There's been a mild kerfuffle* in the wake of Ed Dante's essay in the Chronicle of Higher Education on his career as a paper-writer for college and graduate students. Most of us in academe are naturally dismayed at Dante's reminder of the vast extent of plagiarism among our students, and I was also surprised to learn how many divinity, education, and nursing students made it to their graduate degrees with the help of a ghostwriter. (How did they afford those $2,000 thesis chapters, I wonder?**) What particularly struck me, though, was the author's confidence that he had somehow kept his own inner purity and righteousness throughout the experience. It was not his own choice, Dante argues, but a corrupt academy which valued grades over actual competency that drove him into his morally questionable career. He is merely a product of the "desperation, misery, and incompetence that your educational system has created." Despite working for ten years as a hired liar for plagiarizing students, he believes that he retains the soul of an honest artist.
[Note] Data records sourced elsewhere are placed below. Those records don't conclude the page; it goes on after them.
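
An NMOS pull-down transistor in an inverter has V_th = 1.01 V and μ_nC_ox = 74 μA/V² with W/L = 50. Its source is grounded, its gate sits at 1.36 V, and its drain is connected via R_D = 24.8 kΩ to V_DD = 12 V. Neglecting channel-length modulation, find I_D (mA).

V_GS = V_G = 1.36 V, so V_ov = 1.36 − 1.01 = 0.35 V.
k_n = μ_nC_ox · (W/L) = 3.7 mA/V².
Assume saturation: I_D = ½ k_n V_ov² = 0.5 × 3.7 × 0.35² = 0.227 mA, giving V_DS = V_DD − I_D R_D = 12 − 0.227 × 24.8 = 6.38 V.
V_DS = 6.38 V ≥ V_ov = 0.35 V, confirming saturation.

I_D = 0.227 mA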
This is implicit in Dante's statement that he plans to retire from the racket and do something more worthwhile with the rest of his life. Hogwash. Dante obviously gets a charge from the life he leads - the full professional dance card, the tight deadlines, the thrill of deceiving burnt-out professors, the bittersweet satisfaction of helping desperate, subliterate students - and he almost certainly could not obtain equivalent satisfaction from doing something else. Moreover, a decade of doing intentionally rushed and subpar work for others cannot have left Dante well-prepared to do his own writing, something that will require creativity and contemplation. These are two talents he has either crushed or allowed to wither. I suspect he'll be back at his old racket, or one very similar to it, soon enough. As a certain twentieth-century English essayist wrote, "Once a whore, always a whore***."
* The story has, as of this writing, generated over 500 comments on the Chronicle's website.
** Though if you're spending $10,000+ a year to earn a graduate degree, an extra $2,000 to finish that degree probably doesn't seem like a big additional expense, particularly if you'll recoup the "investment" later in a higher salary.
***Apologies to my readers who are actually legitimate sex workers. I mean no offense.